While these cuts in available refining capacity will have an effect on Gulf Coast gasoline and other local petroleum product markets, the effects are likely to be far more widespread. The Mid-Atlantic, Northeast, and Midwestern gasoline and other petroleum product markets are all net consumers of Gulf Coast production. As a result of this dependence, it is expected that gasoline, diesel fuel, and other products will increase in price in those markets.
Refineries, as well as other facilities, close when a storm threatens to result in physical damage to facilities from wind or water, when raw material supplies are disrupted, when electric power is not available, or when workforce safety is in question. The extensive flooding in the Houston area has damaged residential areas and made movement around the city difficult, likely increasing the importance of workforce issues, even if physical refinery damage is limited.
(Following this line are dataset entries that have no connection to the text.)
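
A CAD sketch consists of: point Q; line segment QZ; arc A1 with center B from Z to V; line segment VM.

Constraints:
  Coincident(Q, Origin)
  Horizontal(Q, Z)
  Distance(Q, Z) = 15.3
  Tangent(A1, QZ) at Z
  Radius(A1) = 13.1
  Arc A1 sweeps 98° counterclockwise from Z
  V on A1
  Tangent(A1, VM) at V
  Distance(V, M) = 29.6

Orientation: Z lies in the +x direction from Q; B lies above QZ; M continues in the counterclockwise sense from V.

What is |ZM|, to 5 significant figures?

45.112

Q is at the origin; Q and Z share the same y with |QZ| = 15.3 and Z on the +x side, so Z = (15.300, 0.0000). A1 meets QZ tangentially, so BZ is at right angles to QZ, so B = Z + (0, 13.1) = (15.300, 13.100). On A1, Z sits at bearing -90° from B; a 98° counterclockwise sweep puts V at bearing 8°, so V = B + 13.1·(cos 8°, sin 8°) = (28.273, 14.923). Since A1 is tangent to VM there, BV ⟂ VM, so VM runs along (−sin 8°, cos 8°); with |VM| = 29.6, M = (24.153, 44.235). Then |ZM| = |M − Z| = 45.112.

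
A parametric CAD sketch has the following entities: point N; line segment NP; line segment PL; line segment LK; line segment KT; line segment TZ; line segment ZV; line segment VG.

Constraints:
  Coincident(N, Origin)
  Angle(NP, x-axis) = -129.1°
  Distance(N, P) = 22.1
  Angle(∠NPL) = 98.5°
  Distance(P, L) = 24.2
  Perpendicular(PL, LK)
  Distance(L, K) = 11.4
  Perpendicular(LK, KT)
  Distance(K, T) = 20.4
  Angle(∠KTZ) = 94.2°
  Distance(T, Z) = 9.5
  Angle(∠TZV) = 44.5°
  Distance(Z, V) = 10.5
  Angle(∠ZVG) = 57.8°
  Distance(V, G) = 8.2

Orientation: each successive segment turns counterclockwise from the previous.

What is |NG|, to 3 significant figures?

12.4

N is at the origin; NP runs at -129.1° with length 22.1, so P = (-13.9, -17.2). ∠NPL = 98.5° gives PL at -47.6° from the x-axis; with |PL| = 24.2, L = (2.38, -35.0). PL ⟂ LK, so LK runs at 42.4°; with |LK| = 11.4, K = (10.8, -27.3). LK is perpendicular to KT, so KT runs at 132°; with |KT| = 20.4, T = (-2.96, -12.3). ∠KTZ = 94.2° gives TZ at -142° from the x-axis; with |TZ| = 9.5, Z = (-10.4, -18.1). ∠TZV = 44.5° gives ZV at -6.30° from the x-axis; with |ZV| = 10.5, V = (0.0138, -19.3). ∠ZVG = 57.8° gives VG at 116° from the x-axis; with |VG| = 8.2, G = (-3.57, -11.9). Then |NG| = |G − N| = 12.4.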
Hurricane Harvey resulted in wide-spread port closures and restricted operations. As of August 31, 2017, ports at Freeport, Galveston, Houston, and Texas City were in recovery, while Corpus Christi, Beaumont, Lake Charles, Nederland, Orange, Port Arthur, Port Neches, and Sabine Pass were all closed. Other ports are operating with restrictions, or on a limited basis.
It was reported that the U.S. Coast Guard stated that it might be weeks before the Houston Ship Channel could be opened to allow large ships. In addition to the need for calmer waters, the Coast Guard must assess whether there is debris in the Channel, as well as whether there is sufficient water available in the Channel to accommodate large ships.
Imported crude oil arrives at the Gulf Coast refineries from Saudi Arabia, Venezuela, Mexico, and other nations by tanker. If the Texas refineries remain offline, or are unable to accept deliveries of oil by tanker, those countries will have to make alternative arrangements to include holding tankers offshore, or temporarily suspending shipments to the United States.
A key pipeline closure took place on August 31, 2017, when the 5,500 mile Colonial petroleum product pipeline from Houston to New Jersey was shutdown. The closure of the pipeline may transport price effects of Hurricane Harvey from the Gulf Coast to Southeast, Mid-Atlantic, and Northeast gasoline markets. The primary reason for the closure was the lack of products flowing into the pipeline at the Houston end. This indicates that the pipeline cannot reopen until ships can deliver crude oil to the refineries through the ports and waterways and refineries can resume operation.
On August 31, 2017, the Department of Energy (DOE) announced the release of 1 million barrels of crude oil from the Strategic Petroleum Reserve (SPR) West Hackberry site to a Phillips 66 refinery in Lake Charles, LA, via pipeline. The refiner is to restore the oil, as well as a premium, to the SPR at a later date. In addition to the four crude oil SPR facilities in Texas and Louisiana, the DOE operates the Northeast Gasoline Supply Reserve of about 1 million barrels which is held in the New York Harbor area, Boston, and Maine. The gasoline reserve was established after Hurricane Sandy in 2012. This reserve could be tapped should the closure of Houston area refineries and the Colonial pipeline result in sharp gasoline price increases, or physical shortages in these consuming markets. Senator Markey (MA) has called on DOE to release gasoline from the reserve.
On August 31, 2017, explosions and a fire were observed at a chemical plant in Crosby, TX, operated by the French firm Arkema. The plant was evacuated, along with residents in a mile-and-a-half radius around the facility. The plant contained stocks of highly flammable and potentially toxic chemicals that required refrigeration for safe storage. When the plant flooded, refrigeration units failed, leading to explosions and fires.